Why is allocator::rebind necessary when we have template template parameters?

Every allocator class must have an interface similar to the following:

template<class T>
class allocator
{
    ...
    template<class Other>
    struct rebind { typedef allocator<Other> other; };
};

And classes that use allocators do something redundant like this:

template<class T, class Alloc = std::allocator<T> >
class vector { ... };

But why is this necessary?

In other words, couldn't they have just said:

template<class T>
class allocator { ... };

template<class T, template<class> class Alloc = std::allocator>
class vector { ... };

which is both more elegant, less redundant, and (in some similar situations) potentially safer?
Why did they go the rebind route, which also causes more redundancy (i.e. you have to say T twice)?

(Similar question goes to char_traits and the rest... although they don't all have rebind, they could still benefit from template template parameters.)

Edit:

But this won't work if you need more than 1 template parameter!

Actually, it works very well!

template<unsigned int PoolSize>
struct pool
{
    template<class T>
    struct allocator
    {
        T pool[PoolSize];

        ...
    };
};

Now if vector was only defined this way:

template<class T, template<class> class Alloc>
class vector { ... };

Then you could just say:

typedef vector<int, pool<1>::allocator> int_vector;

And it would work perfectly well, without needing you to (redundantly) say int twice.

And a rebind operation inside vector would just become Alloc<Other> instead of Alloc::template rebind<Other>::other.

Solution 1:

A quoted text from Foundations of Algorithms in C++11, Volume 1, chap 4, p. 35 :

template <typename T> 
struct allocator 
{  
   template <typename U>  
   using  rebind = allocator<U>; 
}; 

sample usage :

allocator<int>::rebind<char> x;

In The C++ Programming Language, 4th edition, section 34.4.1, p. 998, commenting the 'classical' rebind member in default allocator class :

template<typename U>
     struct rebind { using other = allocator<U>;};

Bjarne Stroustrup writes this:

The curious rebind template is an archaic alias. It should have been:

template<typename U>
using other = allocator<U>;

However, allocator was defined before such aliases were supported by C++.

Solution 2:

But why is this necessary?

What if your allocator class has more than one template argument?

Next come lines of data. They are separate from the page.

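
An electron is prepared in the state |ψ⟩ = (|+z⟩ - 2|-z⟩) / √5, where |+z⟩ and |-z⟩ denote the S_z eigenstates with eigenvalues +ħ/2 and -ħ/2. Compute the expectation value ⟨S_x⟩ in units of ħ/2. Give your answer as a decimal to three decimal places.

⟨σ_x⟩ = 2 Re(a* b)/(|a|²+|b|²) with a = 1, b = -2.
a* b = -2, so ⟨σ_x⟩ = -4/5.
⟨S_x⟩ = (ħ/2)·⟨σ_x⟩.

-0.800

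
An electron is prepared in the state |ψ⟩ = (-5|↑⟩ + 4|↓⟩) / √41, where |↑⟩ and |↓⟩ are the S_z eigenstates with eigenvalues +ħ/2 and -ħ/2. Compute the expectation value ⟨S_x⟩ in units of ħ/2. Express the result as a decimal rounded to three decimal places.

⟨σ_x⟩ = 2 Re(a* b)/(|a|²+|b|²) with a = -5, b = 4.
a* b = -20, so ⟨σ_x⟩ = -40/41.
⟨S_x⟩ = (ħ/2)·⟨σ_x⟩.

-0.976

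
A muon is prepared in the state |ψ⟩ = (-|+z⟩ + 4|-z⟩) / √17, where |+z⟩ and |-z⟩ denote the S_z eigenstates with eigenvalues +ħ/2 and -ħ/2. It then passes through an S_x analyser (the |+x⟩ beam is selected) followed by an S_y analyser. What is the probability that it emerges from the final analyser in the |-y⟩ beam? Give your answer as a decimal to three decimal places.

First analyser (S_x): P(|+x⟩) = |⟨+x|ψ⟩|² = 9/34.
After stage 1 the state is |+x⟩; P(|-y⟩) = |⟨-y|+x⟩|² = 1/2.
Joint probability = 9/34 × 1/2 = 0.132.

0.132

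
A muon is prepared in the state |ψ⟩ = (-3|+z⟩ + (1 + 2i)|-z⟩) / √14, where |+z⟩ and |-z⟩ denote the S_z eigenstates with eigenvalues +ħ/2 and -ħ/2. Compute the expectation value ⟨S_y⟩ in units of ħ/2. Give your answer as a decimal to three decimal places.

-0.857

⟨σ_y⟩ = 2 Im(a* b)/(|a|²+|b|²) with a = -3, b = (1 + 2i).
a* b = (-3 - 6i), so ⟨σ_y⟩ = -12/14.
⟨S_y⟩ = (ħ/2)·⟨σ_y⟩.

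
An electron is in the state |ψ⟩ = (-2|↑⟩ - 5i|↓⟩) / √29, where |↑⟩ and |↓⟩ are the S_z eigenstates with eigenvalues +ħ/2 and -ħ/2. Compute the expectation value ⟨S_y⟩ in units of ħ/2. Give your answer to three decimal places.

⟨σ_y⟩ = 2 Im(a* b)/(|a|²+|b|²) with a = -2, b = -5i.
a* b = 10i, so ⟨σ_y⟩ = 20/29.
⟨S_y⟩ = (ħ/2)·⟨σ_y⟩.

0.690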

That's pretty much it in terms of why it is generally discouraged to use template template arguments, in favor of using normal template arguments, even if it means a bit of redundancy at the instantiation site. In many cases (however, probably not for allocators), that argument might not always be a class template (e.g., a normal class with template member functions).

You might find it convenient (within the implementation of the container class) to use a template template parameter just because it simplifies some of the internal syntax. However, if the user has a multi-argument class template as an allocator he wants to use, but you require the user to provide an allocator which is a single-argument class template, you will in effect force him to create a wrapper for almost any new context in which he must use that allocator. This not only unscalable, it can also become very inconvenient to do. And, at this point, that solution is far from being the "elegant and less redundant" solution you originally thought it would be. Say you had an allocator with two arguments, which of the following is the easiest for the user?

std::vector<T, my_allocator<T,Arg2> > v1;

std::vector<T, my_allocator_wrapper<Arg2>::template type > v2;

You basically force the user to construct a lot of useless things (wrappers, template aliases, etc.) just to satisfy your implementation's demands. Requiring the author of a custom allocator class to supply a nested rebind template (which is just a trivial template alias) is far easier than all the contortions you require with the alternative approach.

Solution 3:

In your approach you are forcing the allocator to be a template with a single parameter, which might not be always the case. In many cases, allocators can be non-template, and the nested rebind can return the same type of the allocator. In other cases the allocator can have extra template arguments. This second case is the case of std::allocator<> which as all templates in the standard library is allowed to have extra template arguments as long as the implementation provides default values. Also note that the existence of rebind is optional in some cases, where allocator_traits can be used to obtain the rebound type.

The standard actually mentions that the nested rebind is actually just a templated typedef:

§17.6.3.5/3 Note A: The member class template rebind in the table above is effectively a typedef template. [ Note: In general, if the name Allocator is bound to SomeAllocator<T>, then Allocator::rebind<U>::other is the same type as SomeAllocator<U>, where someAllocator<T>::value_type is T and SomeAllocator<U>::value_type is U. — end note ] If Allocator is a class template instantiation of the form SomeAllocator<T, Args>, where Args is zero or more type arguments, and Allocator does not supply a rebind member template, the standard allocator_traits template uses SomeAllocator<U, Args> in place of Allocator:: rebind<U>::other by default. For allocator types that are not template instantiations of the above form, no default is provided.